If today’s lesbian power couple are the celebrities Ellen De Generes and Portia da Rossi, before there was Del Martin and Phyllis Lyon, and of course, there was activist Barbara Gittings and her partner, the photojournalist Kay Lahusen.
While Gittings took the spotlight in her fight for LGBTQ rights, Lahusen helped document LGBTQ history as the first openly gay photojournalist.
Kay Lahusen: Starting young
Born January 5, 1930 in Cincinnati, Ohio, Lahusen first became interested in photography as a child.
“”Even as a kid I liked using a little box camera and pushing it and trying to get something artsy out of it,” she said.
In college, she had her first relationship with a woman. This lasted for six years and their breakup devastated her when the other girl decided “to marry and have a normal life.”
“The summer after I graduated, in 1948, I met a girl who had gone to the same high school I had. We hadn’t met before. I fell in love with her,” she related.
Revealing the period of confusion and torment she felt during that time, she said: “I just decided that I was right and the world was wrong and that there couldn’t be anything wrong with this kind of love.”
Kay Lahusen: Reaching out
After graduating, she moved to Boston and worked at the reference library of the Christian Science Monitor.

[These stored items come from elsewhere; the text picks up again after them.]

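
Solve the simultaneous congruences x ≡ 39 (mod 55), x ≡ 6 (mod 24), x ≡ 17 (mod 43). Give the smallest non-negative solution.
The moduli 55, 24, 43 are pairwise coprime, so by the CRT there is a unique solution mod 55·24·43 = 56760.
Solve by successive substitution. Start with x ≡ 39 (mod 55).
  Combine with x ≡ 6 (mod 24): write x = 39 + 55·t and require 39 + 55·t ≡ 6 (mod 24), i.e. 55·t ≡ 6 − 39 ≡ 15 (mod 24). Since 55^(−1) ≡ 7 (mod 24) (55 ≡ 7 (mod 24)), t ≡ 7·15 ≡ 9 (mod 24). So x ≡ 39 + 55·9 = 534 (mod 1320).
  Combine with x ≡ 17 (mod 43): write x = 534 + 1320·t and require 534 + 1320·t ≡ 17 (mod 43), i.e. 1320·t ≡ 17 − 534 ≡ 42 (mod 43). Since 1320^(−1) ≡ 33 (mod 43) (1320 ≡ 30 (mod 43)), t ≡ 33·42 ≡ 10 (mod 43). So x ≡ 534 + 1320·10 = 13734 (mod 56760).
Unique solution in [0, 56760): x = 13734.

Final answer: x ≡ 13734 (mod 56760); the representative in [0, 56760) is 13734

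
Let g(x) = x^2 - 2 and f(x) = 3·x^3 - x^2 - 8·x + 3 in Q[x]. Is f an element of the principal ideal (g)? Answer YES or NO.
NO

In Q[x] the ideal (g) consists of all multiples of g, so f ∈ (g) iff g | f, i.e. iff the remainder of f on division by g is 0. Divide f by g (g is monic, so eliminate the leading term of the running remainder at each step):
  leading term 3·x^3: subtract (3·x)·g(x) = 3·x^3 - 6·x, leaving -x^2 - 2·x + 3
  leading term -x^2: subtract (-1)·g(x) = 2 - x^2, leaving 1 - 2·x
The remainder r(x) = 1 - 2·x ≠ 0 (and deg r < deg g), so g ∤ f, i.e. f ∉ (g).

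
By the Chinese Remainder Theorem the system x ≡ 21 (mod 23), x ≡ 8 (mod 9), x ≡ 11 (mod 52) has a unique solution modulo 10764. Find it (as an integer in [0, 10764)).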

That was where she first heard of the book, Voyage From Lesbos: The Psychoanalysis of a Female Homosexual, by the psychiatrist Richard Robertiello.
She contacted Robertiello on the pretext of doing research in order to get in touch with other lesbians. In response, he gave her an old copy of The Ladder, the first national lesbian publication.
Discovering the paper was founded by the lesbian organization, the Daughters of Bilitis (DOB), she joined the organization during an annual picnic in Rhode Island and first met Gittings there.
“After a brief courtship, we settled into her efficiency apartment in Philadelphia. We’ve been together in the gay cause ever since,” Lahusen shared in the book, Homosexuality: A History, by Vern Bullough.
Kay Lahusen: Snapping moments
When Gittings took over The Ladder, Lahusen became the publication’s photographer who wanted to use photographs of real women on its covers instead of the previous cartoon artworks.
“It wasn’t easy for me to find many subjects back then. I wanted to change that, to bring those willing out into the sunlight and especially to show gay couples and gay love,” Lahusen said.
Her first, full-face portrait photo for the cover was another well-known lesbian activist, Lilli Vicencz.
Likewise, Lahusen was present at the moments of the growing LGBTQ movement, taking pictures of their protests, like the Annual Reminders at Independence Hall in the ’60s.
“Some participants were fearful, some were proud, others were simply marching in the belief that they had to come out if things were going to change,” she related.
Kay Lahusen: Love & legacy
When the Stonewall riots happened, the couple were on vacation but were elated over the news. However, though they still tried to keep up with the activism, times had changed as more LGBT organizations started forming.
Still, the two warriors chose to continue fighting and, together with Frank Kameny, took on the American Psychiatric Association (APA) for their antigay policies and culture– and won.
In 2007, when Lahusen was collecting her photographs for a project on the history of the gay rights movement, Gittings became sick of breast cancer.
At the age of 74, Gittings died on February 18, 2007. Lahusen described their working tandem as complementary.
“Barbara was a terrific public speaker, she could always rally the troops. I especially loved photography, making exhibits and doing what you might call promotion work,” she said.
Currently, Lahusen lives an assisted living facility. However, there is a spot at the Congressional Cemetery in Washington, DC reserved for her next to Gittings’ burial place.
“It’s been said that all social-change movements find they ultimately have to take to the streets. Think of the early suffragettes, for example,” Lahusen said.
“I certainly believed we were doing something historically significant, something to help lift GLBT people as a class in our society.” she added.